Après une épouvantable série de dix matchs sans victoire depuis 1957 (quatre nuls, sept défaites dont six d’affilée entre 1961 et 1966), l’équipe de France bat enfin la Belgique, et à Bruxelles, ce qui ne gâche rien. La rencontre est marquée par la réussite de Marco Molitor, débutant de 22 ans auteur d’un doublé, et par le carton rouge pour le latéral droit français, un certain Roger Lemerre.

Pour préparer l’Euro 1992, Michel Platini fait des essais en mettant deux milieux défensifs, Sauzée et Petit, comme latéraux, et Cantona en meneur de jeu. Résultat, les Belges de Scifo mènent trois fois au score, mais les Bleus ne se découragent pas et égalisent à chaque fois. Le dernier but (3-3) est signé Jean-Pierre Papin d’un somptueux ciseau retourné à cinq minutes de la fin, de l’entrée de la surface.

A deux semaines du match d’ouverture de la Coupe du monde en Corée du Sud, les Bleus de Roger Lemerre sortent le barnum au Stade de France pour un amical contre la Belgique en forme de message d’amour.
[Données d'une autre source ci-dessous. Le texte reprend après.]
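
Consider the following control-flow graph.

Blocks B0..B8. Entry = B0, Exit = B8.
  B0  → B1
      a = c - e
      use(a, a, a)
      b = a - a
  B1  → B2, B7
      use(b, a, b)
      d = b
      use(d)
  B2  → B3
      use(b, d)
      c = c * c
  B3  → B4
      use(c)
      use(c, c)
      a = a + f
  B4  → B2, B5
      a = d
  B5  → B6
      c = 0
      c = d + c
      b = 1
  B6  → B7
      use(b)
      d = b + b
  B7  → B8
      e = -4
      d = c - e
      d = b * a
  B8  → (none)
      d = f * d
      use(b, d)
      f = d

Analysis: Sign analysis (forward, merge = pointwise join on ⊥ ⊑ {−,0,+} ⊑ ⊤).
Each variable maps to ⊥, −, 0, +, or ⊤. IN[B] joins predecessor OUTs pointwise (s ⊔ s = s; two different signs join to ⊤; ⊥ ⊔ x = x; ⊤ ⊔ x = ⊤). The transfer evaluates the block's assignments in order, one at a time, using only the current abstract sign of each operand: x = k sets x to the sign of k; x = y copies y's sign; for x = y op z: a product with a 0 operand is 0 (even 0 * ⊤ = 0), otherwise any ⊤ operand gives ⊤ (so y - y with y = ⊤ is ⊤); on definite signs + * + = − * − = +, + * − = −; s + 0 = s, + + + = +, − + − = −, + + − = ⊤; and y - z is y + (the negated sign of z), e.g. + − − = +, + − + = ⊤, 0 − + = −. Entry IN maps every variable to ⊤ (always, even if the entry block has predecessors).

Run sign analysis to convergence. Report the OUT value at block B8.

Answer: {a: ⊤, b: ⊤, c: ⊤, d: ⊤, e: -, f: ⊤}

Trace:
Converged values:
  B0: | IN=(all ⊤) | OUT=(all ⊤)
  B1: | IN=(all ⊤) | OUT=(all ⊤)
  B2: | IN=(all ⊤) | OUT=(all ⊤)
  B3: | IN=(all ⊤) | OUT=(all ⊤)
  B4: | IN=(all ⊤) | OUT=(all ⊤)
  B5: | IN=(all ⊤) | OUT={b:+; rest ⊤}
  B6: | IN={b:+; rest ⊤} | OUT={b:+, d:+; rest ⊤}
  B7: | IN=(all ⊤) | OUT={e:-; rest ⊤}
  B8: | IN={e:-; rest ⊤} | OUT={e:-; rest ⊤}

Merge at B8: IN[B8] = OUT[B7] = {a: ⊤, b: ⊤, c: ⊤, d: ⊤, e: -, f: ⊤}
Applying B8's transfer function to that IN value gives OUT[B8] (row B8 above).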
Il en faut plus que ça pour impressionner les coéquipiers de Marc Wilmots (alors attaquant). Le dernier France-Belgique avant la demi-finale de 2018 perpétue une tradition bien installée depuis trente ans : en amical, personne ne gagne à domicile. Ce jour-là, les Bleus se font hacher menu par des Belges déchaînés qui mènent 2-0 à la mi-temps (doublé de Fellaini) puis 4-1 avant l’heure de jeu (Nainggolan et Hazard, Valbuena ayant réduit le score). Vexés, les Français manquent de peu égaliser après des buts de Fekir et Payet dans les cinq dernières minutes (3-4).